CONTROLLING SOFTWARE CODE VULNERABILITIES USING AI-ORIENTED STATIC ANALYSIS
DOI:
https://doi.org/10.31891/2219-9365-2025-83-1Keywords:
static code analysis, vulnerabilities, artificial intelligence, CodeBERT, secure development, hybrid modelAbstract
This paper addresses the pressing issue of software security by exploring the integration of traditional static analysis techniques with advanced AI-based methods for source code vulnerability detection. The research proposes a hybrid architecture that combines rule-based engines, such as CodeQL with transformer-based neural networks like CodeBERT. While traditional static analyzers rely on manually crafted rules and patterns, they often fail to detect context-dependent or novel vulnerabilities. AI models, on the other hand, demonstrate a growing ability to learn latent semantic structures and security-relevant code patterns by leveraging abstract syntax trees (AST), data flow graphs (DFG), and language-model pretraining techniques. The presented architecture capitalizes on the strengths of both approaches by aggregating the results of a rule-based static analysis pipeline and an AI-assisted vulnerability classifier into a unified decision engine.
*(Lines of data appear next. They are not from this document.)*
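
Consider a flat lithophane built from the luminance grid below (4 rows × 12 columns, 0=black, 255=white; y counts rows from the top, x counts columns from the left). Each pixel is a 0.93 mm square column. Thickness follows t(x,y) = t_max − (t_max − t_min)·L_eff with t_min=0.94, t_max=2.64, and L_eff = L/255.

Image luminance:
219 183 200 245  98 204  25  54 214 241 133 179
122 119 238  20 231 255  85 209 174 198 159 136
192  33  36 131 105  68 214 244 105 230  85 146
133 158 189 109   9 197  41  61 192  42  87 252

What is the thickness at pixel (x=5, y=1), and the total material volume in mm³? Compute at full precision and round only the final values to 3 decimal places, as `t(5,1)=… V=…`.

span = t_max - t_min = 2.64 - 0.94 = 1.700
L(5,1) = 255, L_eff = 255/255 = 1.000000
t(5,1) = 2.64 - 1.700·1.000000 = 0.940
Σt over all 4·12 pixels = 6004/75 ≈ 80.0533333
V = pitch²·Σt = 0.93²·6004/75 = 69.238

t(5,1)=0.940 V=69.238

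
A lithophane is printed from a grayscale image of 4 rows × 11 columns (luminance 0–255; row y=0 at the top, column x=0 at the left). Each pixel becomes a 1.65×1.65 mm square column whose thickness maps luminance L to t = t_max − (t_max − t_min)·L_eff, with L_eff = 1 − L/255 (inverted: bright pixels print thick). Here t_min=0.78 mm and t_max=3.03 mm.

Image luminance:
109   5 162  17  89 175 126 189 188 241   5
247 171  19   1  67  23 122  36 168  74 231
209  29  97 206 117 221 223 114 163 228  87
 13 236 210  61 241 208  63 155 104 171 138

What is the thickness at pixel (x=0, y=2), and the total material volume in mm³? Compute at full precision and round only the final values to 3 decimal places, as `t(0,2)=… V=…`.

span = t_max - t_min = 3.03 - 0.78 = 2.250
L(0,2) = 209, L_eff = 1 - 209/255 = 0.180392 (inverted)
t(0,2) = 3.03 - 2.250·0.180392 = 2.624
Σt over all 4·11 pixels = 144729/1700 ≈ 85.1347059
V = pitch²·Σt = 1.65²·144729/1700 = 231.779

t(0,2)=2.624 V=231.779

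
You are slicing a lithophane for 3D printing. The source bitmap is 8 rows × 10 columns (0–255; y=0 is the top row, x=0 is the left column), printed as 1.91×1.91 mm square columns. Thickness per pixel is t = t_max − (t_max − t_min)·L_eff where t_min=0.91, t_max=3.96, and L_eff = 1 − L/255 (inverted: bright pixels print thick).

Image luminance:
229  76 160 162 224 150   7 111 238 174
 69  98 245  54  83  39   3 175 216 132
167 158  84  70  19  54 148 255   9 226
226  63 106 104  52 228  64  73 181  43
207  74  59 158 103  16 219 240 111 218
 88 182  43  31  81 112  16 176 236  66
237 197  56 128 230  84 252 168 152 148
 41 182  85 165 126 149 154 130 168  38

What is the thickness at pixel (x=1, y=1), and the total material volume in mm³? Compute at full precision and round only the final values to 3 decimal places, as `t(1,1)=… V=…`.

t(1,1)=2.082 V=715.057

span = t_max - t_min = 3.96 - 0.91 = 3.050
L(1,1) = 98, L_eff = 1 - 98/255 = 0.615686 (inverted)
t(1,1) = 3.96 - 3.050·0.615686 = 2.082
Σt over all 8·10 pixels = 999641/5100 ≈ 196.0080392
V = pitch²·Σt = 1.91²·999641/5100 = 715.057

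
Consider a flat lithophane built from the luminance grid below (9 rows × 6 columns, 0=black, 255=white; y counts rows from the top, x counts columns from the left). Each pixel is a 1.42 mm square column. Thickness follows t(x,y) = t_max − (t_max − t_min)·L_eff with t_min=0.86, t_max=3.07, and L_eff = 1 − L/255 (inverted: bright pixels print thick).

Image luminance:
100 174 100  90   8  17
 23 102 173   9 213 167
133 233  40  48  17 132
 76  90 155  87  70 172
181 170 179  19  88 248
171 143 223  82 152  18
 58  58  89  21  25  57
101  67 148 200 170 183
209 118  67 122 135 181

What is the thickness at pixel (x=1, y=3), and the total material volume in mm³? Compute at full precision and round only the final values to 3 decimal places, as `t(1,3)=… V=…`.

t(1,3)=1.640 V=200.452

span = t_max - t_min = 3.07 - 0.86 = 2.210
L(1,3) = 90, L_eff = 1 - 90/255 = 0.647059 (inverted)
t(1,3) = 3.07 - 2.210·0.647059 = 1.640
Σt over all 9·6 pixels = 37279/375 ≈ 99.4106667
V = pitch²·Σt = 1.42²·37279/375 = 200.452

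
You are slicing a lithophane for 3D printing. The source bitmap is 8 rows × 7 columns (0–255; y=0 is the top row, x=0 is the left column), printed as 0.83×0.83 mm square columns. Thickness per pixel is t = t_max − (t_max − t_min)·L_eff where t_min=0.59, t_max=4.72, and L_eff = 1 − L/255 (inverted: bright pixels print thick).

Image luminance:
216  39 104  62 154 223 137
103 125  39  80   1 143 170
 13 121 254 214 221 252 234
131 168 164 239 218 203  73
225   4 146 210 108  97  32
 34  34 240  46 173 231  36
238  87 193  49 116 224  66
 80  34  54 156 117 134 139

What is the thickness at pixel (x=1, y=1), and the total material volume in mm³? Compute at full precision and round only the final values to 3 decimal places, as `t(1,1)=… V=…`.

t(1,1)=2.615 V=105.371

span = t_max - t_min = 4.72 - 0.59 = 4.130
L(1,1) = 125, L_eff = 1 - 125/255 = 0.509804 (inverted)
t(1,1) = 4.72 - 4.130·0.509804 = 2.615
Σt over all 8·7 pixels = 325031/2125 ≈ 152.9557647
V = pitch²·Σt = 0.83²·325031/2125 = 105.371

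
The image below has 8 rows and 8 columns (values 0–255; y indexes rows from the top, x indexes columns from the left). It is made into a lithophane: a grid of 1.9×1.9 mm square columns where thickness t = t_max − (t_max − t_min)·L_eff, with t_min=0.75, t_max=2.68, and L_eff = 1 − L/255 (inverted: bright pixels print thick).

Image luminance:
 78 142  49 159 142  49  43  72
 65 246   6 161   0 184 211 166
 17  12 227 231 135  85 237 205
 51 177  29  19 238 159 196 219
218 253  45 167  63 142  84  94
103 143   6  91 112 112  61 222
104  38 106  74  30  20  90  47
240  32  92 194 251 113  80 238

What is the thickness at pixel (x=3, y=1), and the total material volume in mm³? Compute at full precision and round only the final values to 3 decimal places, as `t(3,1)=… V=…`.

span = t_max - t_min = 2.68 - 0.75 = 1.930
L(3,1) = 161, L_eff = 1 - 161/255 = 0.368627 (inverted)
t(3,1) = 2.68 - 1.930·0.368627 = 1.969
Σt over all 8·8 pixels = 108211/1020 ≈ 106.0892157
V = pitch²·Σt = 1.9²·108211/1020 = 382.982

t(3,1)=1.969 V=382.982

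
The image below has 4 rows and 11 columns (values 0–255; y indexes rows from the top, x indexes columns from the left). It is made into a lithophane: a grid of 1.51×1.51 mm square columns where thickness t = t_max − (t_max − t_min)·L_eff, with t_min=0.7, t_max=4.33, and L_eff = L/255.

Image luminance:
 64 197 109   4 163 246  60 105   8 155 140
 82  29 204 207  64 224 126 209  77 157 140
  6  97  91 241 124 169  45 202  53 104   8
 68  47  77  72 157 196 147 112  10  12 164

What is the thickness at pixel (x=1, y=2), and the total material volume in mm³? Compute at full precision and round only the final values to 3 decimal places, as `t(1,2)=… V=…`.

t(1,2)=2.949 V=273.024

span = t_max - t_min = 4.33 - 0.7 = 3.630
L(1,2) = 97, L_eff = 97/255 = 0.380392
t(1,2) = 4.33 - 3.630·0.380392 = 2.949
Σt over all 4·11 pixels = 254452/2125 ≈ 119.7421176
V = pitch²·Σt = 1.51²·254452/2125 = 273.024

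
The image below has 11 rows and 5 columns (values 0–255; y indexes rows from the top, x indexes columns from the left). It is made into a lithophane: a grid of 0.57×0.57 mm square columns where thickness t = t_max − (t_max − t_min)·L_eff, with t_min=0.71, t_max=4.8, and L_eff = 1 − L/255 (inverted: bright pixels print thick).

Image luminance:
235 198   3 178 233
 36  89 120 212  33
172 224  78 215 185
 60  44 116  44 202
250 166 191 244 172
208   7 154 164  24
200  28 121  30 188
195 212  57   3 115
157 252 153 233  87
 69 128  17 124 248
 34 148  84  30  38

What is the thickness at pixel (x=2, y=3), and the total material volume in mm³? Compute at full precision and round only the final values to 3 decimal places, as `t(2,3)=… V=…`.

span = t_max - t_min = 4.8 - 0.71 = 4.090
L(2,3) = 116, L_eff = 1 - 116/255 = 0.545098 (inverted)
t(2,3) = 4.8 - 4.090·0.545098 = 2.571
Σt over all 11·5 pixels = 231991/1500 ≈ 154.6606667
V = pitch²·Σt = 0.57²·231991/1500 = 50.249

t(2,3)=2.571 V=50.249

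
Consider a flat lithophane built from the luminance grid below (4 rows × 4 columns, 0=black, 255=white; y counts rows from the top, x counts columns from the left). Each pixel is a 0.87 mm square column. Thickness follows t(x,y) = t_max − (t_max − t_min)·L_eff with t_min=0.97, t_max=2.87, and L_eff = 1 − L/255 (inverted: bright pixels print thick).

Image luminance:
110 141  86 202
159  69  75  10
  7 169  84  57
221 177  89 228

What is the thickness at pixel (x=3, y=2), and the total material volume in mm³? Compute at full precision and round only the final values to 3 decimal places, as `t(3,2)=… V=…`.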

To assess the system’s effectiveness, experiments were conducted on a labeled dataset of 15,000 code samples. The AI model, based on CodeBERT, was trained for 20 epochs using binary cross-entropy and evaluated by F1-score. Three approaches were compared: rule-based, standalone AI, and the hybrid model. Results showed that the AI-only model outperformed the rule-based analyzer (F1-score: 0.81 vs. 0.68), while the hybrid approach achieved the highest score of 0.86, balancing precision and recall.
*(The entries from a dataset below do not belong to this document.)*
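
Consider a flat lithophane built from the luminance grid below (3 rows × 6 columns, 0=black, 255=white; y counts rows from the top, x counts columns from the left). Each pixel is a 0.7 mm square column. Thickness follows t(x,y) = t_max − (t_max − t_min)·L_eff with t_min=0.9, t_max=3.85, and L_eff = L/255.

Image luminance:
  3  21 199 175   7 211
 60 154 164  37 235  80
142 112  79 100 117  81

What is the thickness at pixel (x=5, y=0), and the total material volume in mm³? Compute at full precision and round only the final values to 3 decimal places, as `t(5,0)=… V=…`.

span = t_max - t_min = 3.85 - 0.9 = 2.950
L(5,0) = 211, L_eff = 211/255 = 0.827451
t(5,0) = 3.85 - 2.950·0.827451 = 1.409
Σt over all 3·6 pixels = 78929/1700 ≈ 46.4288235
V = pitch²·Σt = 0.7²·78929/1700 = 22.750

t(5,0)=1.409 V=22.750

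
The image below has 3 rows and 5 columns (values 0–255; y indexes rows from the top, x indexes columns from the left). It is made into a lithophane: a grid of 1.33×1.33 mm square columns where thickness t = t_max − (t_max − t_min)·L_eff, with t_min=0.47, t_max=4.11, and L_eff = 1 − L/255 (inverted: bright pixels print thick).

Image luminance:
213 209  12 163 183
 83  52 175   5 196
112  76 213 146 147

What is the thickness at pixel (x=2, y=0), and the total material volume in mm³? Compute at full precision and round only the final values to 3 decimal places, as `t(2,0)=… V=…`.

span = t_max - t_min = 4.11 - 0.47 = 3.640
L(2,0) = 12, L_eff = 1 - 12/255 = 0.952941 (inverted)
t(2,0) = 4.11 - 3.640·0.952941 = 0.641
Σt over all 3·5 pixels = 180463/5100 ≈ 35.3849020
V = pitch²·Σt = 1.33²·180463/5100 = 62.592

t(2,0)=0.641 V=62.592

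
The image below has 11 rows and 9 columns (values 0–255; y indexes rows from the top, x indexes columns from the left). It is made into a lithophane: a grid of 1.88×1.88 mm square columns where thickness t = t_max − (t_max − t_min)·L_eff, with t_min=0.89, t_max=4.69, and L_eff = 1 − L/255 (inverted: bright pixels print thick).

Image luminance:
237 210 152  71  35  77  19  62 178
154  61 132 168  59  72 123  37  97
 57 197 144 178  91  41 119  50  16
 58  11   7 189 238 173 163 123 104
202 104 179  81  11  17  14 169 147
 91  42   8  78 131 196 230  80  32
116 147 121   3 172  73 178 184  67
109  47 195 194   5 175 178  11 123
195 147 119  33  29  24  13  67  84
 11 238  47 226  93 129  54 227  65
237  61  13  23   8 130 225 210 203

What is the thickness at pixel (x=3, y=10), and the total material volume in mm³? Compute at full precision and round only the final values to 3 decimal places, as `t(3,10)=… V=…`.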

Beyond classification accuracy, the research also considered the computational trade-offs and runtime implications of integrating AI into static analysis workflows. While the AI-enhanced pipeline incurs higher memory and processing time costs, its ability to identify critical vulnerabilities missed by traditional tools justifies its application in security-sensitive environments. Case studies highlighted examples such as heap buffer overflows and use-after-free vulnerabilities, which were correctly identified by the AI model but missed by pattern-matching rules.
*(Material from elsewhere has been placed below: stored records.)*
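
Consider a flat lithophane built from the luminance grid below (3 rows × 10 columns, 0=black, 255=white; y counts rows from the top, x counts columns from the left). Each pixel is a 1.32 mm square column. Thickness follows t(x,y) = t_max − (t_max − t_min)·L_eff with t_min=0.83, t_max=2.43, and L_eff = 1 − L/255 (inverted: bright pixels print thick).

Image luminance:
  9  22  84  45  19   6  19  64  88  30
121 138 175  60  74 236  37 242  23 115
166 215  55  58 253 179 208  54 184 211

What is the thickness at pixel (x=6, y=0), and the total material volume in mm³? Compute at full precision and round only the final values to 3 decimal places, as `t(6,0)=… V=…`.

span = t_max - t_min = 2.43 - 0.83 = 1.600
L(6,0) = 19, L_eff = 1 - 19/255 = 0.925490 (inverted)
t(6,0) = 2.43 - 1.600·0.925490 = 0.949
Σt over all 3·10 pixels = 22907/510 ≈ 44.9156863
V = pitch²·Σt = 1.32²·22907/510 = 78.261

t(6,0)=0.949 V=78.261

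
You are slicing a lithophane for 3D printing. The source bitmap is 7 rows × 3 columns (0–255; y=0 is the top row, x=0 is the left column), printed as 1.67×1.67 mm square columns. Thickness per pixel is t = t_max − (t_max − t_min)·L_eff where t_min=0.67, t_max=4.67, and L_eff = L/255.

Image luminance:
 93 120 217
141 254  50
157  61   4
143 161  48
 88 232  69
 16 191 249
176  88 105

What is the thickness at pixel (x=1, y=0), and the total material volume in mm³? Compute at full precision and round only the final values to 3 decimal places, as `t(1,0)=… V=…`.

t(1,0)=2.788 V=157.008

span = t_max - t_min = 4.67 - 0.67 = 4.000
L(1,0) = 120, L_eff = 120/255 = 0.470588
t(1,0) = 4.67 - 4.000·0.470588 = 2.788
Σt over all 7·3 pixels = 287117/5100 ≈ 56.2974510
V = pitch²·Σt = 1.67²·287117/5100 = 157.008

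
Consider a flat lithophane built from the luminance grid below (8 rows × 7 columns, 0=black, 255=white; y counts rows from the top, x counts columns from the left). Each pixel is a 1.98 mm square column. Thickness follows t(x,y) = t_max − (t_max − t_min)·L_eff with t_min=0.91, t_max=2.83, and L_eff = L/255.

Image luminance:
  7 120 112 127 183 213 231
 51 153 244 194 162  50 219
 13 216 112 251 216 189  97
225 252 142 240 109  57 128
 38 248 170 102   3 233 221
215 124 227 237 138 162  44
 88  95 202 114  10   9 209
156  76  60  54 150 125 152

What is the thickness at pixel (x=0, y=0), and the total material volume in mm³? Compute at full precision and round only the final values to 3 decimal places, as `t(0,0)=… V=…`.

t(0,0)=2.777 V=385.897

span = t_max - t_min = 2.83 - 0.91 = 1.920
L(0,0) = 7, L_eff = 7/255 = 0.027451
t(0,0) = 2.83 - 1.920·0.027451 = 2.777
Σt over all 8·7 pixels = 41834/425 ≈ 98.4329412
V = pitch²·Σt = 1.98²·41834/425 = 385.897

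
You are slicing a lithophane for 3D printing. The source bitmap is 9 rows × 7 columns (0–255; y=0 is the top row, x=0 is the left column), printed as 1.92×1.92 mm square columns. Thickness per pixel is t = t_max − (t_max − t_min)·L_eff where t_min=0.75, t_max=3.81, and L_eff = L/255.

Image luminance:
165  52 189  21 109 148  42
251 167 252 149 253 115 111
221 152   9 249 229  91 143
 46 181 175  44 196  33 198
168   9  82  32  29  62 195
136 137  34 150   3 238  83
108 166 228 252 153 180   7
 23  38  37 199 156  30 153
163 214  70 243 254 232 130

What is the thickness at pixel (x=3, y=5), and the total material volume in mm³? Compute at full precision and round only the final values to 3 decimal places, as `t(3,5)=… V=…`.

t(3,5)=2.010 V=513.921

span = t_max - t_min = 3.81 - 0.75 = 3.060
L(3,5) = 150, L_eff = 150/255 = 0.588235
t(3,5) = 3.81 - 3.060·0.588235 = 2.010
Σt over all 9·7 pixels = 139.41
V = pitch²·Σt = 1.92²·139.41 = 513.921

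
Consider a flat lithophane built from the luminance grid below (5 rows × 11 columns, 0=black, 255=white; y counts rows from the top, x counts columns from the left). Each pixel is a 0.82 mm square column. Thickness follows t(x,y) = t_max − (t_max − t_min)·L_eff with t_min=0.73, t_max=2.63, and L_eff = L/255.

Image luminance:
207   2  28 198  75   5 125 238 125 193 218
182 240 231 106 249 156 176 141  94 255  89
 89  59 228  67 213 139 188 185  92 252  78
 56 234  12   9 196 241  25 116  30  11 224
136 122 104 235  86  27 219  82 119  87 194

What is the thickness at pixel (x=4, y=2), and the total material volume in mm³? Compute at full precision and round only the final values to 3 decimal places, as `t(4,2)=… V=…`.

span = t_max - t_min = 2.63 - 0.73 = 1.900
L(4,2) = 213, L_eff = 213/255 = 0.835294
t(4,2) = 2.63 - 1.900·0.835294 = 1.043
Σt over all 5·11 pixels = 151057/1700 ≈ 88.8570588
V = pitch²·Σt = 0.82²·151057/1700 = 59.747

t(4,2)=1.043 V=59.747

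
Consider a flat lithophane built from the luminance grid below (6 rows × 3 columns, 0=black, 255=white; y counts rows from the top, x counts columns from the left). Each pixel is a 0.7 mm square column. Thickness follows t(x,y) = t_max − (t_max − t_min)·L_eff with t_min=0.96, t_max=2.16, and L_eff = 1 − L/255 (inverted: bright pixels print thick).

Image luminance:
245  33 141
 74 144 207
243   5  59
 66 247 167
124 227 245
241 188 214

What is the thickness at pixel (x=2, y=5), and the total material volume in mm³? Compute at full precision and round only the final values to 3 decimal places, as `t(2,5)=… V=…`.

t(2,5)=1.967 V=15.085

span = t_max - t_min = 2.16 - 0.96 = 1.200
L(2,5) = 214, L_eff = 1 - 214/255 = 0.160784 (inverted)
t(2,5) = 2.16 - 1.200·0.160784 = 1.967
Σt over all 6·3 pixels = 13084/425 ≈ 30.7858824
V = pitch²·Σt = 0.7²·13084/425 = 15.085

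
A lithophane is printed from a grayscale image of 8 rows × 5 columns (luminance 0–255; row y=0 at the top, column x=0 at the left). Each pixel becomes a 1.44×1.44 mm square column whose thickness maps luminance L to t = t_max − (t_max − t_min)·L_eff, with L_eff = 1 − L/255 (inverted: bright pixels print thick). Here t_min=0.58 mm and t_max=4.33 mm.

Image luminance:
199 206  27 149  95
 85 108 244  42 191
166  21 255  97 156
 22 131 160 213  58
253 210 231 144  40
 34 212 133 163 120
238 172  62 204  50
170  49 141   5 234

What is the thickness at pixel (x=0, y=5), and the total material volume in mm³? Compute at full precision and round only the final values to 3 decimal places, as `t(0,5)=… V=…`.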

The paper concludes that hybrid AI-assisted static analysis is a promising direction for enhancing secure software development practices, especially in the context of DevSecOps pipelines. Future work includes extending the architecture to support multiple programming languages, integrating explainable AI components for better result interpretability, and optimizing model performance for lightweight deployment scenarios. Overall, the findings emphasize the practical feasibility and advantages of embedding AI into traditional software assurance processes to improve code security in an automated and scalable manner.